What’s been sticking with me more and more is what happens in the middle of the game, the moment when a stadium voice politely instructs us to rise again, this time for God Bless America.
There’s no pause for reflection. No room to opt out. No space to think.
It’s a cue, like a prompt in a play. And if you don’t follow it, you feel it, that strange, tight energy around you. It’s not reverence. It’s surveillance.
I don’t remember God Bless America being part of every game growing up. The national anthem, sure, that’s been part of the baseball experience as far back as I can remember. But this second song, this additional pledge of allegiance... when did that become the norm?
I looked it up. It turns out, this all started after 9/11. Yankee Stadium began playing God Bless America during the seventh-inning stretch to show unity and resolve. Other teams followed suit. At first, it meant something. But like all rituals that get repeated too often and too automatically, it’s lost something. It’s become less about feeling and more about compliance.
I’m not against patriotism. I love the “idea” of America, deeply. But I’m struggling more and more with how that idea gets performed. Especially in public, corporate-sponsored ways that leave no space for nuance, dissent, or quiet disagreement.
There’s usually a veteran honored sometime during the game. And I mean this sincerely, they should be honored. I’m glad they are. They’ve given something that most of us never have and never will. But the way the moment is presented feels so… packaged.
The announcement. The slow pan of the camera. The sponsor’s logo on the screen: “Tonight’s Salute to Service brought to you by...” We all clap. Some people stand. It feels like we’re supposed to clap, like we’re being tested. Like not clapping would somehow mean you’re un-American.
And that fucking bothers me, not because I don’t want to be grateful, but because I don’t want that gratitude turned into a sales pitch or a loyalty check.
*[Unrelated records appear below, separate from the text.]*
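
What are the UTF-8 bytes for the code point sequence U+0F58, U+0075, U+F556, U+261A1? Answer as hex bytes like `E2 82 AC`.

E0 BD 98 75 EF 95 96 F0 A6 86 A1

U+0F58: 3-byte form → E0 BD 98.
U+0075: 1-byte form → 75.
U+F556: 3-byte form → EF 95 96.
U+261A1: 4-byte form → F0 A6 86 A1.
Concatenated (11 bytes): E0 BD 98 75 EF 95 96 F0 A6 86 A1.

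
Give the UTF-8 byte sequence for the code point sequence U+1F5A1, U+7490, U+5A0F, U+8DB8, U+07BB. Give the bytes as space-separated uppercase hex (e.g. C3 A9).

F0 9F 96 A1 E7 92 90 E5 A8 8F E8 B6 B8 DE BB

U+1F5A1: 4-byte form → F0 9F 96 A1.
U+7490: 3-byte form → E7 92 90.
U+5A0F: 3-byte form → E5 A8 8F.
U+8DB8: 3-byte form → E8 B6 B8.
U+07BB: 2-byte form → DE BB.
Concatenated (15 bytes): F0 9F 96 A1 E7 92 90 E5 A8 8F E8 B6 B8 DE BB.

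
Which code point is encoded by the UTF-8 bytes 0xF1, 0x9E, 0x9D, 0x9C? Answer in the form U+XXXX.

U+5E75C

Leading byte 0xF1 = 11110001 matches 11110xxx → 4-byte sequence.
Byte 1: 0xF1 = 11110001, payload 001 (3 bits).
Byte 2: 0x9E = 10011110 (10xxxxxx ✓), payload 011110.
Byte 3: 0x9D = 10011101 (10xxxxxx ✓), payload 011101.
Byte 4: 0x9C = 10011100 (10xxxxxx ✓), payload 011100.
Concatenate: 001011110011101011100 = 0x5E75C (21 bits → U+5E75C).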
There’s a chest-thumping, hyper-produced nationalism at the ballpark now. Jet flyovers. Camo jerseys. Special flag-draped hats made for Memorial Day, Independence Day, 9/11. A new drop of patriot-branded merch for every holiday. And fans buy in, because they want to show support. But I keep wondering, are we supporting or signaling?
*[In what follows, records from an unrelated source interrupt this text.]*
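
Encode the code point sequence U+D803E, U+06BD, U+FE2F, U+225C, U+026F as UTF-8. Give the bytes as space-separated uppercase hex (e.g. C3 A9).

U+D803E: 4-byte form → F3 98 80 BE.
U+06BD: 2-byte form → DA BD.
U+FE2F: 3-byte form → EF B8 AF.
U+225C: 3-byte form → E2 89 9C.
U+026F: 2-byte form → C9 AF.
Concatenated (14 bytes): F3 98 80 BE DA BD EF B8 AF E2 89 9C C9 AF.

F3 98 80 BE DA BD EF B8 AF E2 89 9C C9 AF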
Sometimes I don’t feel like participating. I just want to sit with my thoughts. And in those moments, I feel eyes. I feel the judgment. I feel the unspoken pressure, prove your loyalty asshole or risk being labeled.
And then I think, when did loving your country mean you had to demonstrate it on demand?
I think about the players especially the foreign-born ones. The ones who grew up in the Dominican Republic, Japan, Venezuela, Cuba. The ones who came here to play a game, to chase a dream, to support their families. They stand too. Quietly. Some stare down. Some glance up. What are they thinking?
Are they proud? Conflicted? Confused? Or just going through the motions?
We never ask. But we expect them to perform like we do. We expect them to participate in our rituals. It's subtle, but it's real. The message is “this is how we do it here”. And that’s not patriotism either. That’s assimilation by pressure.
The older I get, the more I see the cracks between what America says it stands for and what actually happens. I believe in the founding ideas. I believe in liberty, in fairness, in the right to dissent. But those things feel more fragile now more like marketing slogans than active values.
And it stings a little to see that reflected in baseball this game that has always felt like home to me. The diamond used to be a place where we could just be. Now it feels like a place where we’re being watched. Where everything is branded. Where even silence has a script.
I’ll still stand for the anthem. Not because I’m told to, but because I choose to. I’ll clap for the veteran not because I’m afraid not to, but because I respect their service. But when I’m told to rise again in the seventh, or when I’m surrounded by flags and symbols and soundbites that feel more like marketing than meaning, I get tired. Tired of the noise. Tired of the expectation. Tired of being told that patriotism means putting on a show.
Sometimes the most American thing you can do is sit quietly and think for yourself.
It’s becoming harder in America to find anything true that corporations haven’t debased and monetized.
Fake patriotism promoted to sell things. Promoted by billionaire owners that don’t want to pay taxes that support the soldiers they use as props. So much hypocrisy.